Napoli dice basta al Genocidio: "Si ce stammo zitti murimme pure nuje" eventi-weekend-vivere-napolieventi-weekend-vivere-napoli
Napoli dice basta al Genocidio: “Si ce stammo zitti murimme pure nuje”
A. Silvestri
18 Giu 2025 - 11:20
Foto Le botteghe di San Gregorio Armeno

Napoli dice basta al Genocidio: “Si ce stammo zitti murimme pure nuje”

San Gregorio Armeno, gli artigiani napoletani lanciano un messaggio forte contro il genocidio.

Nel cuore del centro storico di Napoli, la tradizione incontra la coscienza civile. A San Gregorio Armeno, la via celebre in tutto il mondo per i suoi presepi artigianali, la Natività si è trasformata in un simbolo di pace e in un grido di giustizia. Avvolta dalla bandiera palestinese, accompagnata da uno striscione in doppia lingua – italiano e napoletano – recante la scritta: “Sotto ’e bbombe moreno ’e creature. E si ce stamme zitti, murimmo pure nuje. Fermate il genocidio – Due popoli, due stati”, la sacra rappresentazione si fa oggi simbolo di resistenza umanitaria.

Napoli con i bimbi di Gaza: basta al genocidio

L’iniziativa è promossa dall’Associazione Le Botteghe di San Gregorio Armeno, che ha deciso di “non restare in silenzio” di fronte a quanto accade in Palestina. Un gesto semplice ma carico di significato, capace di unire spiritualità, artigianato e impegno civile. «Noi artigiani tramandiamo da secoli il valore della pace attraverso il presepe – ha dichiarato Vincenzo Capuano, presidente dell’associazione – La Natività rappresenta la vita e la speranza. Non possiamo tacere davanti a un massacro. Oggi più che mai dobbiamo gridarlo: fermate il genocidio».

A condividere il dolore e la gratitudine è Jamal Qaddorah, rappresentante della comunità palestinese in città: «Napoli ci ha dato una carezza. Ma mentre qui parliamo, a Gaza sono morte altre 80 persone. Non possiamo restare in silenzio. Chi tace è complice».

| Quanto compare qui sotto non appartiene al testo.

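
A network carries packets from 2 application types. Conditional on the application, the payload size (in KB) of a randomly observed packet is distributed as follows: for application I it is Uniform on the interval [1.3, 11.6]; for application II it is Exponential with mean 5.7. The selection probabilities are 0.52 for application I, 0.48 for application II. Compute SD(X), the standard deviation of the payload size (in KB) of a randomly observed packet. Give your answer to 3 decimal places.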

Un messaggio di forte impatto anche per il mondo del lavoro e dell’informazione. Ciro Silvestri, portavoce FISI, ha evidenziato: «Il popolo napoletano ha una coscienza profonda e sceglie sempre di stare dalla parte giusta: quella della vita e della libertà». Dello stesso avviso Emilio Caserta, direttore del quotidiano L’Identitario: «Napoli è città di pace, e San Gregorio Armeno ne è l’anima. Qui si celebra la vita, non può esserci spazio per il silenzio davanti alla morte. I bambini non si toccano, mai».

Un grido che risuona anche attraverso la voce di Gigi Lista, ristoratore, attivista e blogger napoletano: «Difendere i bambini significa difendere l’umanità intera. Non è solo solidarietà: è un dovere morale e culturale».

Il presepe – da sempre racconto della nascita e della speranza – si fa oggi denuncia. L’arte presepiale napoletana, celebre nel mondo, si trasforma in manifesto contro ogni forma di oppressione. E San Gregorio Armeno, più che una strada, diventa coscienza collettiva. Come ricordano gli stessi artigiani nel loro comunicato: “In un tempo in cui il silenzio rischia di diventare complicità, abbiamo deciso di esporci con coraggio e chiarezza dalla parte della pace”.

E quel monito in dialetto napoletano – “Si ce stamme zitti, murimmo pure nuje” – oggi parla al mondo intero.